Physicians and midwives should make every effort to obtain an operative report from the previous Caesarean section to develop an appropriate plan of care for people considering a vaginal birth after Caesarean (VBAC). Physicians and midwives should review the operative report and note the type of uterine incision used, as well as any extensions of the incision, to determine the feasibility of VBAC. A previous classical or inverted “T” uterine scar, a previous myomectomy entering the uterine cavity, or a previous uterine rupture are contraindications to labour after Caesarean.

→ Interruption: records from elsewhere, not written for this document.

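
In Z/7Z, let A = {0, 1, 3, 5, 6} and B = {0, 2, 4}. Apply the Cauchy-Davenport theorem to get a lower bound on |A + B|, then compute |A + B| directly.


Cauchy-Davenport: |A + B| ≥ min(p, |A| + |B| - 1) for A, B nonempty in Z/pZ.
|A| = 5, |B| = 3, p = 7.
CD lower bound = min(7, 5 + 3 - 1) = min(7, 7) = 7.
Compute A + B mod 7 directly:
a = 0: 0+0=0, 0+2=2, 0+4=4
a = 1: 1+0=1, 1+2=3, 1+4=5
a = 3: 3+0=3, 3+2=5, 3+4=0
a = 5: 5+0=5, 5+2=0, 5+4=2
a = 6: 6+0=6, 6+2=1, 6+4=3
A + B = {0, 1, 2, 3, 4, 5, 6}, so |A + B| = 7.
Verify: 7 ≥ 7? Yes ✓.

CD lower bound = 7, actual |A + B| = 7.


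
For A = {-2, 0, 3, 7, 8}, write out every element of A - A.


A - A = {a - a' : a, a' ∈ A}.
Compute a - a' for each ordered pair (a, a'):
a = -2: -2--2=0, -2-0=-2, -2-3=-5, -2-7=-9, -2-8=-10
a = 0: 0--2=2, 0-0=0, 0-3=-3, 0-7=-7, 0-8=-8
a = 3: 3--2=5, 3-0=3, 3-3=0, 3-7=-4, 3-8=-5
a = 7: 7--2=9, 7-0=7, 7-3=4, 7-7=0, 7-8=-1
a = 8: 8--2=10, 8-0=8, 8-3=5, 8-7=1, 8-8=0
Collecting distinct values (and noting 0 appears from a-a):
A - A = {-10, -9, -8, -7, -5, -4, -3, -2, -1, 0, 1, 2, 3, 4, 5, 7, 8, 9, 10}
|A - A| = 19

A - A = {-10, -9, -8, -7, -5, -4, -3, -2, -1, 0, 1, 2, 3, 4, 5, 7, 8, 9, 10}


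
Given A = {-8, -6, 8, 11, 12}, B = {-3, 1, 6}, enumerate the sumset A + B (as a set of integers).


A + B = {a + b : a ∈ A, b ∈ B}.
Enumerate all |A|·|B| = 5·3 = 15 pairs (a, b) and collect distinct sums.
a = -8: -8+-3=-11, -8+1=-7, -8+6=-2
a = -6: -6+-3=-9, -6+1=-5, -6+6=0
a = 8: 8+-3=5, 8+1=9, 8+6=14
a = 11: 11+-3=8, 11+1=12, 11+6=17
a = 12: 12+-3=9, 12+1=13, 12+6=18
Collecting distinct sums: A + B = {-11, -9, -7, -5, -2, 0, 5, 8, 9, 12, 13, 14, 17, 18}
|A + B| = 14

A + B = {-11, -9, -7, -5, -2, 0, 5, 8, 9, 12, 13, 14, 17, 18}


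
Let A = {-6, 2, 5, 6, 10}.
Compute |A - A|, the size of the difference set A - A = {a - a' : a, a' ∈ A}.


A - A = {a - a' : a, a' ∈ A}; |A| = 5.
Bounds: 2|A|-1 ≤ |A - A| ≤ |A|² - |A| + 1, i.e. 9 ≤ |A - A| ≤ 21.
Note: 0 ∈ A - A always (from a - a). The set is symmetric: if d ∈ A - A then -d ∈ A - A.
Enumerate nonzero differences d = a - a' with a > a' (then include -d):
Positive differences: {1, 3, 4, 5, 8, 11, 12, 16}
Full difference set: {0} ∪ (positive diffs) ∪ (negative diffs).
|A - A| = 1 + 2·8 = 17 (matches direct enumeration: 17).

|A - A| = 17


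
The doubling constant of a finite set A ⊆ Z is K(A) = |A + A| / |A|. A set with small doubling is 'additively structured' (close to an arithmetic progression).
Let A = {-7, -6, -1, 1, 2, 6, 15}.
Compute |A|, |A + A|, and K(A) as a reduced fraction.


|A| = 7.
Compute A + A by enumerating all 49 pairs.
A + A = {-14, -13, -12, -8, -7, -6, -5, -4, -2, -1, 0, 1, 2, 3, 4, 5, 7, 8, 9, 12, 14, 16, 17, 21, 30}, so |A + A| = 25.
K = |A + A| / |A| = 25/7 (already in lowest terms) ≈ 3.5714.
Reference: AP of size 7 gives K = 13/7 ≈ 1.8571; a fully generic set of size 7 gives K ≈ 4.0000.

|A| = 7, |A + A| = 25, K = 25/7.


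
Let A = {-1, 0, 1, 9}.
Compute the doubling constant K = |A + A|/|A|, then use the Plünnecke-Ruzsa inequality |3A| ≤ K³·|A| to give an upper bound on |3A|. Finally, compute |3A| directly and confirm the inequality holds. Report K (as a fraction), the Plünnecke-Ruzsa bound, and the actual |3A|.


|A| = 4.
Step 1: Compute A + A by enumerating all 16 pairs.
A + A = {-2, -1, 0, 1, 2, 8, 9, 10, 18}, so |A + A| = 9.
Step 2: Doubling constant K = |A + A|/|A| = 9/4 = 9/4 ≈ 2.2500.
Step 3: Plünnecke-Ruzsa gives |3A| ≤ K³·|A| = (2.2500)³ · 4 ≈ 45.5625.
Step 4: Compute 3A = A + A + A directly by enumerating all triples (a,b,c) ∈ A³; |3A| = 16.
Step 5: Check 16 ≤ 45.5625? Yes ✓.

K = 9/4, Plünnecke-Ruzsa bound K³|A| ≈ 45.5625, |3A| = 16, inequality holds.


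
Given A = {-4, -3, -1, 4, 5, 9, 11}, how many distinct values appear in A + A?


A + A = {a + a' : a, a' ∈ A}; |A| = 7.
General bounds: 2|A| - 1 ≤ |A + A| ≤ |A|(|A|+1)/2, i.e. 13 ≤ |A + A| ≤ 28.
Lower bound 2|A|-1 is attained iff A is an arithmetic progression.
Enumerate sums a + a' for a ≤ a' (symmetric, so this suffices):
a = -4: -4+-4=-8, -4+-3=-7, -4+-1=-5, -4+4=0, -4+5=1, -4+9=5, -4+11=7
a = -3: -3+-3=-6, -3+-1=-4, -3+4=1, -3+5=2, -3+9=6, -3+11=8
a = -1: -1+-1=-2, -1+4=3, -1+5=4, -1+9=8, -1+11=10
a = 4: 4+4=8, 4+5=9, 4+9=13, 4+11=15
a = 5: 5+5=10, 5+9=14, 5+11=16
a = 9: 9+9=18, 9+11=20
a = 11: 11+11=22
Distinct sums: {-8, -7, -6, -5, -4, -2, 0, 1, 2, 3, 4, 5, 6, 7, 8, 9, 10, 13, 14, 15, 16, 18, 20, 22}
|A + A| = 24

|A + A| = 24


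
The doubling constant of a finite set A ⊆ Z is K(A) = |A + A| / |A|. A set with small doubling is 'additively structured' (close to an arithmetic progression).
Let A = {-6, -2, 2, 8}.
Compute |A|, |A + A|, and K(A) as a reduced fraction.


|A| = 4.
Compute A + A by enumerating all 16 pairs.
A + A = {-12, -8, -4, 0, 2, 4, 6, 10, 16}, so |A + A| = 9.
K = |A + A| / |A| = 9/4 (already in lowest terms) ≈ 2.2500.
Reference: AP of size 4 gives K = 7/4 ≈ 1.7500; a fully generic set of size 4 gives K ≈ 2.5000.

|A| = 4, |A + A| = 9, K = 9/4.


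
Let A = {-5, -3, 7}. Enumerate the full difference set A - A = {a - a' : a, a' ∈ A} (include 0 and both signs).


A - A = {a - a' : a, a' ∈ A}.
Compute a - a' for each ordered pair (a, a'):
a = -5: -5--5=0, -5--3=-2, -5-7=-12
a = -3: -3--5=2, -3--3=0, -3-7=-10
a = 7: 7--5=12, 7--3=10, 7-7=0
Collecting distinct values (and noting 0 appears from a-a):
A - A = {-12, -10, -2, 0, 2, 10, 12}
|A - A| = 7

A - A = {-12, -10, -2, 0, 2, 10, 12}


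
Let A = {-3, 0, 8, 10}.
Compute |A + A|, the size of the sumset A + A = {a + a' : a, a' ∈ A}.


A + A = {a + a' : a, a' ∈ A}; |A| = 4.
General bounds: 2|A| - 1 ≤ |A + A| ≤ |A|(|A|+1)/2, i.e. 7 ≤ |A + A| ≤ 10.
Lower bound 2|A|-1 is attained iff A is an arithmetic progression.
Enumerate sums a + a' for a ≤ a' (symmetric, so this suffices):
a = -3: -3+-3=-6, -3+0=-3, -3+8=5, -3+10=7
a = 0: 0+0=0, 0+8=8, 0+10=10
a = 8: 8+8=16, 8+10=18
a = 10: 10+10=20
Distinct sums: {-6, -3, 0, 5, 7, 8, 10, 16, 18, 20}
|A + A| = 10

|A + A| = 10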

When the operative report is unavailable, physicians and midwives should discuss and explore specific details of previous Caesarean birth(s) to determine the likelihood of a low transverse uterine incision. Considerations should include the reason for the previous Caesarean, gestational age at the time of the previous Caesarean, and any other relevant clinical details. Any other previous relevant gynecologic history—including other uterine surgeries or interventions—should be considered and documented. If the likelihood of a low transverse incision is high, labour after Caesarean can be offered with informed consent and a discussion of possible increased risks of harm due to uterine rupture. Inability to obtain the previous operative report(s) should be documented.

For Pregnant People

Your physician or midwife should read the report from your previous Caesarean birth. If they don’t know the type of scar on your uterus from your previous Caesarean birth, they should help determine whether a vaginal birth after Caesarean is right for you.


For Clinicians

Obtain operative reports from previous Caesarean births whenever possible to develop an appropriate plan of care. Inability to obtain the operative record should be documented, and VBAC may still be offered with shared decision-making. Document the discussion and planned mode of birth. When the incision type used in the previous Caesarean birth is unknown, assess the person’s preference and the clinical circumstances surrounding the previous Caesarean birth to determine whether VBAC is feasible.


For Health Services

Ensure that physicians and midwives and facilities have the necessary resources, systems, and processes in place to obtain and send operative reports from previous Caesarean births in a timely way whenever possible. When the incision type used in the previous Caesarean birth is unknown, ensure that physicians and midwives are equipped with the knowledge and skills to assess the clinical circumstances surrounding previous Caesarean birth and determine whether VBAC is feasible.

Process Indicators

Percentage of pregnant people who have had a previous Caesarean birth whose physician or midwife makes a documented attempt to obtain the operative report from the previous Caesarean birth

  • Denominator: number of pregnant people who have had a previous Caesarean birth

  • Numerator: number of people in the denominator whose physician or midwife makes a documented attempt to obtain the operative report from the previous Caesarean birth

  • Data source: local data collection


Percentage of pregnant people who have had a previous Caesarean birth with an unknown type of uterine incision and have a documented individualized assessment to determine whether VBAC is feasible

  • Denominator: number of pregnant people who have had a previous Caesarean birth with an unknown type of uterine incision

  • Numerator: number of people in the denominator who have a documented individualized assessment to determine whether VBAC is feasible

  • Data source: local data collection

Uterine incision

The type of cut made to the uterus during Caesarean birth. This may be different than the incision made in the skin. Low transverse, a horizontal incision in the lower uterus, is the most common type used in Canada and has a lower risk of uterine rupture than other types of incisions.


Individualized assessment

Assessment that includes the circumstances of the previous Caesarean birth, the person’s values and preferences, the person’s risk profile, and clinical factors relevant to the current pregnancy and fetal health during labour.